The Kentucky Department for Libraries and Archives, which is under the Education and Workforce Development Cabinet, awarded the grant to 20 governmental agencies in its first round of grants for fiscal year 2020. The fiscal court was awarded $19,950.
According to a press release from KDLA, the grant is part of the Local Records Program, which aims to "preserve, protect and make available records with continuing archival value and assist local agencies with records management" with training, grants and other direct services.
Judge-Executive Huston Wells said the county plans to use the grant to codify its database of ordinances. Following some paperwork and a bidding process, the county will hire a contractor to put ordinances into a searchable format online that will be accessible to the public. Currently, ordinances are online in a list of hyperlinks.
Wells said that such a program will also allow the county to easily compare its ordinances with state statues. This could take a year or so to implement, he said.
"It is really something we couldn't do on our own," Wells said.
Wells said that the Local Records Program shows that the state is willing to help local governments be transparent and bring such databases up to date. Franklin County is honored and grateful to be among the first round of recipients, he said.

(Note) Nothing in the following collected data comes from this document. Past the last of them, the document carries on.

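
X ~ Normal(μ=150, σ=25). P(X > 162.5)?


z = (162.5-150)/25 = 0.5
P(X > 162.5) = 1 - P(Z ≤ 0.5) = 1 - 0.6915 = 0.3085

P(X > 162.5) ≈ 0.3085


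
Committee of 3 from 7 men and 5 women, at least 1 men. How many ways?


Count by #men:
  1M,2W: C(7,1)×C(5,2)=70
  2M,1W: C(7,2)×C(5,1)=105
  3M,0W: C(7,3)×C(5,0)=35
Total = 210

210


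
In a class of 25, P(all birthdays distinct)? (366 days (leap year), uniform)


P(all different) = Π(366-i)/366 for i=0..24
= (366/366)×(365/366)×...×(342/366)
= 0.432316

P ≈ 0.4323 ≈ 43.23%


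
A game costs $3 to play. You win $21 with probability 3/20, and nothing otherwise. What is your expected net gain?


E[gain] = (21-3)×3/20 + (-3)×17/20
= 27/10 - 51/20 = 3/20

Expected net gain = $3/20 ≈ $0.15


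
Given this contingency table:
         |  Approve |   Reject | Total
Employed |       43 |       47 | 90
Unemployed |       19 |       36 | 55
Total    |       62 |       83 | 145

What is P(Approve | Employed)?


P(Approve | Employed) = 43/(43+47) = 43/90

P(Approve|Employed) = 43/90 ≈ 47.78%


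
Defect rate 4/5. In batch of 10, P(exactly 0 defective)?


Binomial: P(X=0) = C(10,0)×p^0×(1-p)^10
= 1 × 1 × 1/9765625 = 1/9765625

P(X=0) = 1/9765625 ≈ 0.00%


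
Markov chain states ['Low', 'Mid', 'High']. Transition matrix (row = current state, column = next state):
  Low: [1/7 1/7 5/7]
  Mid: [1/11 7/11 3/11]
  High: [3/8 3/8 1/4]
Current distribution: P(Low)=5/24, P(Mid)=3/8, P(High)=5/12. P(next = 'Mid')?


P(next=Mid) = Σᵢ P(now=i)×P(i→Mid)
= 5/24×1/7 + 3/8×7/11 + 5/12×3/8
= 5/168 + 21/88 + 5/32 = 3139/7392

P = 3139/7392 ≈ 0.4246


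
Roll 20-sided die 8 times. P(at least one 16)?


P(no 16)^8 = (19/20)^8 = 16983563041/25600000000
P(≥1) = 1 - 16983563041/25600000000 = 8616436959/25600000000

P = 8616436959/25600000000 ≈ 33.66%


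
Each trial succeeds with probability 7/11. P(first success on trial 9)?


Geometric: P(X=9) = (1-p)^(k-1)×p = (4/11)^8×7/11 = 458752/2357947691

P(X=9) = 458752/2357947691 ≈ 0.02%


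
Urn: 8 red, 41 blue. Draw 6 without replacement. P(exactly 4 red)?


Hypergeometric: C(8,4)×C(41,2)/C(49,6)
= 70×820/13983816 = 1025/249711

P(X=4) = 1025/249711 ≈ 0.41%


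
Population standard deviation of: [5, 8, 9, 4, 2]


Mean = 28/5
  (5-28/5)²=9/25
  (8-28/5)²=144/25
  (9-28/5)²=289/25
  (4-28/5)²=64/25
  (2-28/5)²=324/25
Σ(x-μ)² = 166/5
σ² = (166/5)/5 = 166/25

σ = √(166/25) ≈ 2.5768


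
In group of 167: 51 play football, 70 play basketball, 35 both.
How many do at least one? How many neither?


|A∪B| = 51+70-35 = 86
Neither = 167-86 = 81

At least one: 86; Neither: 81


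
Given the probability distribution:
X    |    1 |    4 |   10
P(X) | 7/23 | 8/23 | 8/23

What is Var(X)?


E[X] = 119/23
E[X²] = 935/23
Var(X) = E[X²] - (E[X])² = 935/23 - 14161/529 = 7344/529

Var(X) = 7344/529 ≈ 13.8828


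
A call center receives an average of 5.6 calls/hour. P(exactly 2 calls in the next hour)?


Poisson(λ=5.6): P(X=2) = e^(-λ)×λ^k/k!
= e^(-5.6) × 5.6^2 / 2!
≈ 0.003697863716 × 31.36 / 2 ≈ 0.057983

P(X=2) ≈ 0.057983 ≈ 5.80%


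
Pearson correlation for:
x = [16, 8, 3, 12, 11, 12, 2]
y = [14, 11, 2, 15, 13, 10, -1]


n=7, Σx=64, Σy=64, Σxy=759, Σx²=742, Σy²=816
r = (7×759 - 64×64)/√((7×742 - 64²)(7×816 - 64²))
= 1217/√(1098×1616) = 1217/√1774368 ≈ 1217/1332.0541 ≈ 0.9136

r ≈ 0.9136


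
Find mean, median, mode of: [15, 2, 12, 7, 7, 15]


Sorted: [2, 7, 7, 12, 15, 15]
Mean = 58/6 = 29/3
Median = 19/2
Freq: {15: 2, 2: 1, 12: 1, 7: 2}
Mode: [7, 15]

Mean=29/3, Median=19/2, Mode=[7, 15]


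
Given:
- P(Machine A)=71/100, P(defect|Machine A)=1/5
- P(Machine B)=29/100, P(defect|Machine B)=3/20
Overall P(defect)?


P(B) = Σ P(B|Aᵢ)×P(Aᵢ)
  1/5×71/100 = 71/500
  3/20×29/100 = 87/2000
Sum = 371/2000

P(defect) = 371/2000 ≈ 18.55%


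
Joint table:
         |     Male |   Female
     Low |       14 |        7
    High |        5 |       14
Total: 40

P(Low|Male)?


P(Low|Male) = 14/(14+5) = 14/19

P = 14/19 ≈ 73.68%


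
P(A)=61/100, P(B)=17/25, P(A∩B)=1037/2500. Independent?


P(A)×P(B) = 1037/2500
P(A∩B) = 1037/2500
Equal ✓ → Independent

Yes, independent


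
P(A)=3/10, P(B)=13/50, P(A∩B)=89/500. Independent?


P(A)×P(B) = 39/500
P(A∩B) = 89/500
Not equal → NOT independent

No, not independent


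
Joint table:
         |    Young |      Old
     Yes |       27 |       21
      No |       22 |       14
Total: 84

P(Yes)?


P(Yes) = (27+21)/84 = 48/84 = 4/7

P(Yes) = 4/7 ≈ 57.14%


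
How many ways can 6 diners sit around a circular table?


Circular arrangements of 6 distinct objects: fix one position to break rotational symmetry.
(n-1)! = 5! = 120

120


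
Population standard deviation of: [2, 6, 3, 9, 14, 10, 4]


Mean = 48/7
  (2-48/7)²=1156/49
  (6-48/7)²=36/49
  (3-48/7)²=729/49
  (9-48/7)²=225/49
  (14-48/7)²=2500/49
  (10-48/7)²=484/49
  (4-48/7)²=400/49
Σ(x-μ)² = 790/7
σ² = (790/7)/7 = 790/49

σ = √(790/49) ≈ 4.0153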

Franklin County could not have received the grant without the hard work of Ann Northcutt, the county's grant administrator, Wells added.
Grant funds are possible through fees created by the Kentucky General Assembly. The 20 grants KDLA just awarded total around $450,000.
“These funds significantly enable local agencies to preserve and provide access to records important to them and the people they serve,” said KDLA Commissioner Terry Manuel in a press release. “The public greatly benefits from the work local agencies put into maintaining these records.”